Carpi , domenica, 12. ottobre, 2025 10:00 (ACI Stampa).
Il Vangelo di questa domenica ci racconta un miracolo straordinario operato da Gesù: la guarigione di dieci lebbrosi. Un evento che, oltre al fatto storico, racchiude un profondo insegnamento spirituale.
La lebbra, nella Scrittura, non è soltanto una malattia fisica, devastante e contagiosa; essa è anche simbolo del peccato, che isola, spezza la comunione con Dio e i fratelli. I lebbrosi erano esclusi dalla vita sociale e religiosa, condannati a vivere ai margini. Eppure proprio loro gridano insieme verso Gesù: «Gesù, Maestro, abbi pietà di noi!» (Lc 17,13). Questo grido ci porta a riconoscere che l’esperienza della sofferenza, della fragilità, del peccato può diventare il punto di partenza per un cammino di fede.
Ma Gesù non li guarisce subito. Li invia a compiere un gesto preciso: Andate a presentarvi ai sacerdoti, come prescritto dalla Legge di Mosè. Chiede un atto di obbedienza e fiducia. La guarigione, dunque non avviene all’istante, ma durante il loro andare. L’insegnamento è chiaro: Dio non sempre interviene subito. Spesso ci chiede di fidarci e di metterci in cammino, anche se non vediamo subito dei risultati. È lungo la strada dell’ascolto e dell’obbedienza che avviene il cambiamento.
Ma il cuore del brano è il gesto inatteso di uno solo di quei dieci lebbrosi: un samaritano, straniero rispetto al popolo dell’Alleanza: chi era considerato "lontano" è l’unico che torna indietro per ringraziare. Ma non si limita a questo: si prostra ai piedi di Gesù, lo adora, riconoscendo in Lui la fonte della salvezza. Gesù allora gli dice: «Alzati e va’; la tua fede ti ha salvato» (Lc 17,19). Non solo Gesù guarisce dalla malattia, ma salva, ossia ricostruisce la relazione dell’uomo con Dio, sorgente della vera vita.

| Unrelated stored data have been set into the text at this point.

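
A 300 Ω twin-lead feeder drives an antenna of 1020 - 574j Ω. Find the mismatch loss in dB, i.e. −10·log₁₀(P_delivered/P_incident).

mismatch loss ≈ 2.29 dB

Γ = (720 − j574)/(1320 − j574), |Γ| = 0.64
|Γ|² = 0.409, so P_del/P_inc = 1 − |Γ|² = 0.591
ML = −10·log₁₀(1 − |Γ|²)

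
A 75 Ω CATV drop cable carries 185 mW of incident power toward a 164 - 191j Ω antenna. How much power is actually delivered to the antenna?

P_delivered ≈ 97.2 mW

|Γ| = |(89 − j191)/(239 − j191)| = 0.689
|Γ|² = 0.474
P_refl = |Γ|²·P_inc = 87.8 mW, P_del = (1 − |Γ|²)·P_inc = 97.2 mW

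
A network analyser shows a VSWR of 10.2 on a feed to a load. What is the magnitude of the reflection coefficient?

|Γ| ≈ 0.821

|Γ| = (S − 1)/(S + 1) = (10.2 − 1)/(10.2 + 1) = 9.2/11.2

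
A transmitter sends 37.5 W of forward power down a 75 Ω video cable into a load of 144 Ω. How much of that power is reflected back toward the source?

Γ = (144 − 75)/(144 + 75) = 0.315
|Γ|² = 0.0993
P_refl = |Γ|²·P_inc = 3.72 W, P_del = (1 − |Γ|²)·P_inc = 33.8 W

P_reflected ≈ 3.72 W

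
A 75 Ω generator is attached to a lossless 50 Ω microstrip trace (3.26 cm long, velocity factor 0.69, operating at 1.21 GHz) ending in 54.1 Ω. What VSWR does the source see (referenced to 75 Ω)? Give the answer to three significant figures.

VSWR ≈ 1.59

λ = v/f = 0.69·c / 1.21 GHz = 0.171 m
βl = 2π·l/λ = 2π × 0.191 = 68.6°
tan(βl) = 2.55
Z_in = Z_0·(Z_L + jZ_0·tanβl)/(Z_0 + jZ_L·tanβl) = 47.1 − j2.53 Ω
Γ_s = (Z_in − Z_s)/(Z_in + Z_s) = (-27.9 − j2.53)/(122 − j2.53), |Γ_s| = 0.229
VSWR = (1 + |Γ_s|)/(1 − |Γ_s|)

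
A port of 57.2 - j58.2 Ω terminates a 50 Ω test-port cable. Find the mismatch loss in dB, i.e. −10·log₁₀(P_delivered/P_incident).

Γ = (7.2 − j58.2)/(107.2 − j58.2), |Γ| = 0.481
|Γ|² = 0.231, so P_del/P_inc = 1 − |Γ|² = 0.769
ML = −10·log₁₀(1 − |Γ|²)

mismatch loss ≈ 1.14 dB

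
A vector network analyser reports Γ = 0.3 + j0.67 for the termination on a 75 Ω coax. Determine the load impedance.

Z_L = Z_0·(1 + Γ)/(1 − Γ) = 75·(1.3 + j0.67)/(0.7 − j0.67)

Z_L ≈ 36.8 + j107 Ω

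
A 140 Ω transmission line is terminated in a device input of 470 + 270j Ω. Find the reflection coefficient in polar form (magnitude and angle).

Γ = (Z_L − Z_0)/(Z_L + Z_0) = (330 + j270)/(610 + j270)
|Γ| = 426/667 = 0.639

Γ ≈ 0.639 ∠ 15.4°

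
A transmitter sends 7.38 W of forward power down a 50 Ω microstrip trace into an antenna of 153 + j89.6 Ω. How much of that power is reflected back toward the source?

P_reflected ≈ 2.79 W

|Γ| = |(103 + j89.6)/(203 + j89.6)| = 0.615
|Γ|² = 0.379
P_refl = |Γ|²·P_inc = 2.79 W, P_del = (1 − |Γ|²)·P_inc = 4.59 W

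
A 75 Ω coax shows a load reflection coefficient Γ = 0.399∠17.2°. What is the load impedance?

Z_L = Z_0·(1 + Γ)/(1 − Γ) = 75·(1.38 + j0.118)/(0.619 − j0.118)

Z_L ≈ 159 + j44.6 Ω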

Viviamo in un tempo in cui la gratitudine sembra essere sempre più rara, forse perché diamo tutto per scontato. Eppure, essa è una delle espressioni più pure della fede. Con la parola “ringraziare” noi traduciamo il verbo greco εὐχαριστῶ , da cui deriva “Eucaristia”. Ogni volta che celebriamo l’Eucaristia, noi siamo come quel samaritano: ritorniamo a Cristo per ringraziare, per lodare il Padre, per riconoscere che tutto è dono. San Giovanni Maria Vianney diceva: «Non c’è niente di così grande come l’Eucaristia. Se l’uomo comprendesse questo mistero, morirebbe d’amore». La liturgia non è un semplice dovere religioso, ma il rendimento di grazie di un popolo redento. Celebrare l’Eucaristia significa riconoscere: “Tutto viene da Te, Signore, e a Te ritorna il nostro grazie”.